Once LH receptors have been fully acquired by the granulosa cells, the Graafian follicle can enter the final or preovulatory phase of growth. This terminal growth phase is signaled by a surge in gonadotrophin output, the LH surge. As the large Graafian follicle reaches maturity, estradiol output reaches a peak. In such a highly estrogenic environment, the pulse frequency of GnRH is more rapid and the sensitivity of the pituitary gonadotrope cells to GnRH is greatly enhanced. These events lead to a massive discharge of LH.

The effect of the LH surge is twofold: it causes profound changes to the structure and function of the follicle and, second, stimulates the resumption of meiosis in the oocyte.

The follicle undergoes a final rapid growth phase, mainly due to an increase in the volume of follicular fluid. Also, major changes occur in the endocrinological activity of the follicle cells.

Of major importance is that the granulosa cells can no longer produce estradiol by aromatization and, thus, lose their FSH receptors. Instead, they start to synthesize progesterone through LH stimulation. These changes in hormone-cell interactions are summarized in Table III. This results in an increase in progesterone secretion from the follicle, concomitant with the rise in LH.

The production of progesterone may also be important in facilitating the positive feedback effects of estradiol on LH release. Recently, women undergoing an in vitro fertilization attempt have shown that a single injection of progesterone can elicit an LH surge. Thus, LH secretion from the pituitary is maximized, ensuring that final follicular maturation is completed.

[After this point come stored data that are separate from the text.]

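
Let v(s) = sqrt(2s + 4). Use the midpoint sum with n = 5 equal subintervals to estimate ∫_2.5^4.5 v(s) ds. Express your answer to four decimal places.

Δs = (4.5 − 2.5)/5 = 0.4.
Midpoints: 2.7, 3.1, 3.5, 3.9, 4.3.
v(2.7) ≈ 3.0659, v(3.1) ≈ 3.1937, v(3.5) ≈ 3.3166, v(3.9) ≈ 3.4351, v(4.3) ≈ 3.5496.
Sum = Δs · [v(2.7) + v(3.1) + v(3.5) + v(3.9) + v(4.3)].
Sum ≈ 6.6244.

6.6244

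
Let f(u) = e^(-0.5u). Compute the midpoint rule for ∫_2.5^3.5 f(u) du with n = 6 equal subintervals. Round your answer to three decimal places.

Δu = (3.5 − 2.5)/6 = 1/6.
Midpoints: 31/12, 2.75, 35/12, 37/12, 3.25, 41/12.
f(31/12) ≈ 0.275, f(2.75) ≈ 0.253, f(35/12) ≈ 0.233, f(37/12) ≈ 0.214, f(3.25) ≈ 0.197, f(41/12) ≈ 0.181.
Sum = Δu · [f(31/12) + f(2.75) + f(35/12) + ...].
Sum ≈ 0.225.

0.225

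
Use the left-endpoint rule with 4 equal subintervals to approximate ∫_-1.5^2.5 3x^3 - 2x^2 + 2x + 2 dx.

Δx = (2.5 − (-1.5))/4 = 1.
Left endpoints: -1.5, -0.5, 0.5, 1.5.
f(-1.5) = -15.625, f(-0.5) = 0.125, f(0.5) = 2.875, f(1.5) = 10.625.
Sum = Δx · [f(-1.5) + f(-0.5) + f(0.5) + f(1.5)].
Sum = -2.

-2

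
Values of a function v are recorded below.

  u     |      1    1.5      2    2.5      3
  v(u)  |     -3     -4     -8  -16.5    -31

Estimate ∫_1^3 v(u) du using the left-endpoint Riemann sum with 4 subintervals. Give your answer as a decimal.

-15.75

Δu = 0.5.
Sum = 0.5·[(-3) + (-4) + (-8) + (-16.5)] = -15.75.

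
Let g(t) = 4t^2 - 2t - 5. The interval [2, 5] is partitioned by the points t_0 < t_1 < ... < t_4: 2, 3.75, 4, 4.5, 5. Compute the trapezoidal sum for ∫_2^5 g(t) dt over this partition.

Subinterval widths: 1.75, 0.25, 0.5, 0.5.
g(2) = 7, g(3.75) = 43.75, g(4) = 51, g(4.5) = 67, g(5) = 85.
On each subinterval the trapezoid contributes (Δt_i/2)·[g(t_{i-1}) + g(t_i)].
Sum = 123.75.

123.75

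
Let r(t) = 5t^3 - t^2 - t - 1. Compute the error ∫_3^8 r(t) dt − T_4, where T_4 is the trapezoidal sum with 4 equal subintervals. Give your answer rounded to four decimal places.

-106.1198

Exact integral: ∫_3^8 r(t) dt ≈ 4824.583333.
T_4 = 4930.703125.
Error ≈ 4824.583333 − 4930.703125 ≈ -106.1198.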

While progesterone is being synthesized from the follicle, the chromosomes of the oocyte progress through the first meiotic division. Although the mechanisms are not fully understood, it has been proposed that rising levels of LH either inhibit the action or block the synthesis of an oocyte maturation inhibitor factor, thus allowing terminal maturation to occur.

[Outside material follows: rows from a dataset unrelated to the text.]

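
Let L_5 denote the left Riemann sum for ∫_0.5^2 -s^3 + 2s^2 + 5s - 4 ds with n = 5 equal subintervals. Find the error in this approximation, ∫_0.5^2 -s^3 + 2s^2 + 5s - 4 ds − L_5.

1.108125

Exact integral: ∫_0.5^2 f(s) ds = 4.640625.
L_5 = 3.5325.
Error = 4.640625 − 3.5325 = 1.108125.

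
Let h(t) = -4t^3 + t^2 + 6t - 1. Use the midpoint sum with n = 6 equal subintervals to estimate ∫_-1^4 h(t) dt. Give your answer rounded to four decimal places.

Δt = (4 − (-1))/6 = 5/6.
Midpoints: -7/12, 0.25, 13/12, 23/12, 2.75, 43/12.
h(-7/12) = -727/216, h(0.25) = 0.5, h(13/12) = 343/216, h(23/12) = -1511/108, h(2.75) = -60.125, h(43/12) = -4069/27.
Sum = Δt · [h(-7/12) + h(0.25) + h(13/12) + ...].
Sum ≈ -188.4144.

-188.4144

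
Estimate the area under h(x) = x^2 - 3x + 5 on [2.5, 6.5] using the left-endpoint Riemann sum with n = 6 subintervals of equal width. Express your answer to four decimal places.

44.6296

Δx = (6.5 − 2.5)/6 = 2/3.
Left endpoints: 2.5, 19/6, 23/6, 4.5, 31/6, 35/6.
h(2.5) = 3.75, h(19/6) = 199/36, h(23/6) = 295/36, h(4.5) = 11.75, h(31/6) = 583/36, h(35/6) = 775/36.
Sum = Δx · [h(2.5) + h(19/6) + h(23/6) + ...].
Sum ≈ 44.6296.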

In addition, the dose-dependent effect of LH on granulosa cell proliferation has been demonstrated in vitro, where high-dose LH caused enhanced synthesis of progesterone, suppression of aromatase activity, and inhibition of cell growth. These observations have led to the concept of an “LH ceiling hypothesis” (proposed by Steve Hillier) to explain the clinical observations demonstrating that excessive LH stimulation can disrupt normal preovulatory follicle development.

This phenomenon has been highlighted in patients undergoing superovulation for in vitro fertilization. In one study, high levels of LH were associated with failure of implantation and early pregnancy loss, whereas low levels of LH were associated with the establishment of ongoing pregnancy. Table IV summarizes the results of this study. This effect of LH on pregnancy outcome has been confirmed by other studies, including one in women not undergoing any infertility treatment. It is now widely recognized that inappropriately raised LH concentrations are a significant cause of miscarriage. Further work is required to elucidate the mechanism of LH action on oocyte maturation.

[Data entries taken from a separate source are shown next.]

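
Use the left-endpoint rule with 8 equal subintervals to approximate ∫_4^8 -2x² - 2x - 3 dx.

-333

Δx = (8 − 4)/8 = 0.5.
Left endpoints: 4, 4.5, 5, 5.5, 6, 6.5, 7, 7.5.
f(4) = -43, f(4.5) = -52.5, f(5) = -63, f(5.5) = -74.5, f(6) = -87, f(6.5) = -100.5, f(7) = -115, f(7.5) = -130.5.
Sum = Δx · [f(4) + f(4.5) + f(5) + ...].
Sum = -333.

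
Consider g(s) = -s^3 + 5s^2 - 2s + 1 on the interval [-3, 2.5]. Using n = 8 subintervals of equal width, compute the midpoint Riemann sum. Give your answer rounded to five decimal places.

Δs = (2.5 − (-3))/8 = 0.6875.
Midpoints: -2.65625, -1.96875, -1.28125, -0.59375, 0.09375, 0.78125, 1.46875, 2.15625.
g(-2.65625) = 1976973/32768, g(-1.96875) = 1046879/32768, g(-1.28125) = 454617/32768, g(-0.59375) = 136299/32768, g(0.09375) = 28037/32768, g(0.78125) = 65943/32768, g(1.46875) = 186129/32768, g(2.15625) = 324707/32768.
Sum = Δs · [g(-2.65625) + g(-1.96875) + g(-1.28125) + ...].
Sum ≈ 88.53040.

88.53040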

Final meiotic division of the oocyte is peculiar in that the distribution of cellular material is grossly unequal. Only a very small amount of cytoplasm accompanies one-half of the divided chromosomes; this forms what is called the first polar body, which is extruded to one side of the maturing oocyte.

Furthermore, the follicle wall undergoes dramatic changes. The rapid expansion of the follicle at this time stretches the follicle wall and, probably through the action of collagenase enzymes, particularly plasmin, and prostaglandins, the wall starts to break down. Where this occurs an outward bulge appears, the stigma, which eventually ruptures, releasing the follicle contents. By this time, the oocyte is connected to the mass of granulosa cells only by a very thin stalk of cells, which easily breaks, allowing the oocyte to be extruded in the flow of follicular fluid.

An oocyte, freshly harvested from a preovulatory follicle of a woman undergoing an in vitro fertilization treatment, is shown in Fig. 7. Note the sunburst arrangement of cumulus oophorus cells around the oocyte; this is highly characteristic of a mature human oocyte.

FIGURE 7. Photograph of a mature human oocyte, just after having been removed from the follicle for in vitro fertilization. The oocyte is surrounded by a mass of cumulus cells showing a dense corona radiata (sunburst appearance).